During last year’s State of the Union Address, President Obama said: “Let’s also eliminate all capital gains taxes on small business investment.”
That directive eventually worked its way into the small business tax bill, which is expected to become law within weeks.
On its surface, this should be a boon for startups and the venture capitalists who love them. Moreover, some people have wondered if the move amounts to a VC industry stimulus, since institutional investors might see arbitrage opportunities in a tax-less asset class.
It isn’t. And it doesn’t.
Instead, the expanded exclusion is a house built upon a foundation of swiss cheese called Section 1202. This deceptive tax provision was introduced seventeen years ago, to eliminate 50% of capital gains taxes derived from qualified small business investment.
To qualify, a company must have a net value of $50 million or less at the time of investment, and the shares must be held for at least five years. Sounds reasonable, but there’s more.
Included in that $50 million can be the value of contributed property. For example, how much were Mark Zuckerberg’s original codes worth at the time of Facebook’s founding? Seems like the answer falls somewhere between nothing (no real company yet) and a few billion dollars (those codes served as the basis for an empire).
OK, so let’s assume that a VC fund’s investment still meets the aforementioned qualifications. Then, five years later, the issuer raises $200 million in an IPO. At this point, something called the “active business requirement” kicks in. It basically means that the issuer must use at least 80% of its assets (broadly defined) for what amounts to working capital.
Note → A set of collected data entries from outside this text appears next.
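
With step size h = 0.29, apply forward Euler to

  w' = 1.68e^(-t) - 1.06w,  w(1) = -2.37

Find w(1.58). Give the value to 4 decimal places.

Euler: w_{n+1} = w_n + h·f(t_n, w_n).
t=1.000000, w=-2.370000: f=3.130237 → w ← -2.370000 + 0.29·3.130237 = -1.462231
t=1.290000, w=-1.462231: f=2.012420 → w ← -1.462231 + 0.29·2.012420 = -0.878629
w(1.58) ≈ -0.8786

-0.8786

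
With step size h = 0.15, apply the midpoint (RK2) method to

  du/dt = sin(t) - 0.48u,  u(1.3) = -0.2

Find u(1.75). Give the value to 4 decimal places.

0.2400

Midpoint: k1 = f(t_n, u_n); k2 = f(t_n + h/2, u_n + (h/2)·k1); u_{n+1} = u_n + h·k2.
t=1.300000, u=-0.200000:
  k1 = f(1.300000, -0.200000) = 1.059558
  k2 = f(1.375000, -0.120533) = 1.038749
  u ← -0.200000 + 0.15·1.038749 = -0.044188
t=1.450000, u=-0.044188:
  k1 = f(1.450000, -0.044188) = 1.013923
  k2 = f(1.525000, 0.031857) = 0.983660
  u ← -0.044188 + 0.15·0.983660 = 0.103361
t=1.600000, u=0.103361:
  k1 = f(1.600000, 0.103361) = 0.949960
  k2 = f(1.675000, 0.174608) = 0.910764
  u ← 0.103361 + 0.15·0.910764 = 0.239976
u(1.75) ≈ 0.2400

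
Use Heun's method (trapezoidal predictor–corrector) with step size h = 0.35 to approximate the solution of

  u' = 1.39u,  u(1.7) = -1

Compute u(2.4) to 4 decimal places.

Heun: k1 = f(x_n, u_n); k2 = f(x_n + h, u_n + h·k1); u_{n+1} = u_n + (h/2)·(k1 + k2).
x=1.700000, u=-1.000000:
  k1 = f(1.700000, -1.000000) = -1.390000
  k2 = f(2.050000, -1.486500) = -2.066235
  u ← -1.000000 + (0.35/2)·(-1.390000 + (-2.066235)) = -1.604841
x=2.050000, u=-1.604841:
  k1 = f(2.050000, -1.604841) = -2.230729
  k2 = f(2.400000, -2.385596) = -3.315979
  u ← -1.604841 + (0.35/2)·(-2.230729 + (-3.315979)) = -2.575515
u(2.4) ≈ -2.5755

-2.5755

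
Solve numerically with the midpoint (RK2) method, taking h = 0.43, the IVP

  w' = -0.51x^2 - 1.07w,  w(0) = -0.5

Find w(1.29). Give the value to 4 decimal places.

Midpoint: k1 = f(x_n, w_n); k2 = f(x_n + h/2, w_n + (h/2)·k1); w_{n+1} = w_n + h·k2.
x=0.000000, w=-0.500000:
  k1 = f(0.000000, -0.500000) = 0.535000
  k2 = f(0.215000, -0.384975) = 0.388349
  w ← -0.500000 + 0.43·0.388349 = -0.333010
x=0.430000, w=-0.333010:
  k1 = f(0.430000, -0.333010) = 0.262022
  k2 = f(0.645000, -0.276675) = 0.083870
  w ← -0.333010 + 0.43·0.083870 = -0.296946
x=0.860000, w=-0.296946:
  k1 = f(0.860000, -0.296946) = -0.059464
  k2 = f(1.075000, -0.309731) = -0.257957
  w ← -0.296946 + 0.43·(-0.257957) = -0.407867
w(1.29) ≈ -0.4079

-0.4079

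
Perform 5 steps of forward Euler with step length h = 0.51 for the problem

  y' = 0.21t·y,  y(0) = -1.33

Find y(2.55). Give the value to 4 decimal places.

-2.2065

Euler: y_{n+1} = y_n + h·f(t_n, y_n).
t=0.000000, y=-1.330000: f=0.000000 → y ← -1.330000 + 0.51·0.000000 = -1.330000
t=0.510000, y=-1.330000: f=-0.142443 → y ← -1.330000 + 0.51·(-0.142443) = -1.402646
t=1.020000, y=-1.402646: f=-0.300447 → y ← -1.402646 + 0.51·(-0.300447) = -1.555874
t=1.530000, y=-1.555874: f=-0.499902 → y ← -1.555874 + 0.51·(-0.499902) = -1.810824
t=2.040000, y=-1.810824: f=-0.775757 → y ← -1.810824 + 0.51·(-0.775757) = -2.206460
y(2.55) ≈ -2.2065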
That’s fine if you’re a startup that just raised a few hundred thousand, but it’s unlikely that $160 million of the IPO proceeds will immediately have a purpose. Some might well be for future (i.e., undefined) acquisitions, for example.
In this case, the original investment qualification is negated, and the VC fund would be required to pay full capital gains rates. It’s almost as if the requirement is designed to reward moderate success, but not a blockbuster. Talk about a skewed alignment of interests: “Ummm, I know the banks are telling you that the public markets will buy $75 million of stock at $25 per share, but we’d prefer you to sell at $20 per share.”
Even if the active business requirement were stripped from the final bill, there are other reasons for why this tax break is better on the stump than in reality. For example, the exemption increase to 100% is only applicable to investments made during the remainder of 2010. If you do a qualified deal on January 2, no dice.
Another issue is that Section 2010 only applies to non-corporate investors. Partners in a VC fund may qualify, but they’d be knocked out if Congress also follows through on its threat to change the tax treatment of carried interest from capital gains to ordinary income. Moreover, this qualification would exclude banks, insurance companies and most other limited partners that aren’t already tax-exempt (public pensions, endowments, etc). As such, this bill would do virtually nothing to increase institutional investor interest in venture capital.
The only place this expanded exclusion would help are on the margins. Individual investment in your uncle’s plumbing shop would likely qualify. So might some angel investments in tech startups that sell for short money (maybe some super-angels will voluntarily fall back to earth).
In general, however, Obama is only living up to the letter of his pledge. Not to its spirit.